セドリックの灰色の目が怒りに燃えていた。彼は落ち着いた声で言った。

 

「僕が君の顔を立てたのは、君が寮のために何かしたいと思っていたからだ。僕もその気持ちは良く分かる。ハッフルパフは悪評こそないけれど、見下されている寮ではあるからね」

 

「あの、セドリック。僕は、ハッフルパフが劣った寮だと思ったことは一度もありません。むしろ尊敬しています。純血主義ではないところも、公平なところも」

 

 ハリーは心の底からそう言った。セドリックは頷いたが、笑いはしなかった。

 

 

「だけどね。世間はそれを評価してくれない。だから僕たちは勝たなきゃいけない。トライウィザードの裏に、どんな思惑があろうともね」

 

 セドリックの声には決意が漲っていた。ハリーはそんなセドリックに対して何も言えない。ただ、真摯に彼の言葉に頷くしか出来なかった。

 

 

「ハリー。僕は、君が本気で純血主義だとは思わない。それでも、スリザリンの評判を上げたいと、本気で思っているなら……」

 

 それはセドリックなりの忠告だった。

 

「純血主義の子とは距離を置くことだ。……善意や好意は報われるとは限らない。むしろそれにつけこんで増長するたちの悪い人間もこの世には居るんだ。それを、君も僕も学ぶべきだ」

 

 セドリックはその言葉をハリーにではなく、自分に言い聞かせているようだった。

 

「……セドリック。僕たちは全員が純血主義ではありません。それにマクギリス先輩は純血主義ですが、今はホグワーツのために頑張ろうとしておられます……」

 

 

 ハリーはスリザリンの悪癖を出し、スリザリンらしい狡猾さを見せることが出来なかった。身内や仲間に対して甘くなるあまり、セドリックに対して適切なコミュニケーションを取ることは出来なかった。これは明確にスリザリンの欠点だった。

 

 公平、誠実さを身上とするハッフルパフ生にとって、ドラコと友人関係にあるハリーの言葉はただでさえ軽く聞こえる。普通のハッフルパフ生よりも、セドリックはハリーの事情をある程度把握もしている。

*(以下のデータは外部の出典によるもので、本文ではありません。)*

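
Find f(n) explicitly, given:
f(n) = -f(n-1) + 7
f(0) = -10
First-order linear non-homogeneous.
Homogeneous solution: f_h(n) = A·(-1)^n.
Try constant particular solution f_p = K: K = -K + 7 ⇒ K = \frac{7}{2}.
General: f(n) = A·(-1)^n + \frac{7}{2}.
Apply f(0) = -10: A + \frac{7}{2} = -10 ⇒ A = - \frac{27}{2}.
So f(n) = \frac{7}{2} - \frac{27 \left(-1\right)^{n}}{2}.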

 しかし、セドリックがハリーのためにハリーの言葉を信じる義理は無いのである。セドリックは善人として、ホグワーツの監督生としてハリーのために自分の意思で協力を申し出た。それを二度も足蹴にしたのはハリーであり、スリザリンの抱える悪習そのものだった。

 

 ここで曖昧に笑ってハリーを許せば、また同じことが繰り返されるだけなのだ。だからこそ、セドリックは厳しい態度を取った。

 

「それも含めて、君たちスリザリンの問題だ。例えば君を含めた九割のスリザリン生が善良でも、一割がその善意を利用して他人をいたぶるなら……僕は君たちを信用できない」

 

 セドリックは誠実にハリーに対応した。誠実でない人間ならば、アズラエルのようにもう少し言葉を選んだだろう。もっと軽薄な人間なら、ハリーの前でその場だけ、上辺だけ同意しただろう。そうせずに本音で話したことが、セドリックからハリーへの誠意だった。本来、ハリーと話す義理すらセドリックには無いのだから。

 

 ……もっとも、セドリックの誠意に今のハリーが気付く余裕はなかった。

 

「もう僕のことは放って置いてくれ。僕の方からも君には近付かないようにする。君は敵だ。トライウィザードを闘うライバルが、馴れ合うのは良くないだろう」

 

「セドリック…!」

 

 ハリーは何を言っても言い訳がましくなるような気がして、それ以上言葉が出てこなかった。去っていくセドリックを追いかけることは出来なかったし、周りのハッフルパフ生たちの視線に耐えられなかった。アーニーたちにも弁解はしたかったが、彼らの軽蔑の眼差しを思い出すとそれも出来なかった。

 

 人垣の中にいた一人のレイブンクロー生、ルナはひょっこりと進み出て、ハリーに話しかけた。

 

「……終わった?ハリー、どうする?決闘する?それか、エリザベスのところに行く?」

 

「いや、大丈夫。決闘しようか」

 

 ハリーにとって、空気を読まないルナは有り難かった。コリンも、ハリーに呪文を教えて欲しいと寄ってきた。

 

(……もう……勝つしかない。僕には力しかないんだ…)

 

 ハリーは取り零したものではなく、まだ自分の手の中にあるものを守らなければならなかった。つぎは何を失うのかと臆病な蛇のように怯えながら、ハリーはそれを振り払うかのように強さを増していった。

 

 




リタ「どうせ誰も信じないだろうし面白おかしく書けばいいや。私は皆が読みたいと思うものを書いてるだけだからね?」
なおハリーのインタビューが載ったデイリープロフィットは飛ぶように売れ、ふくろうたちは過重労働に鳴いたという。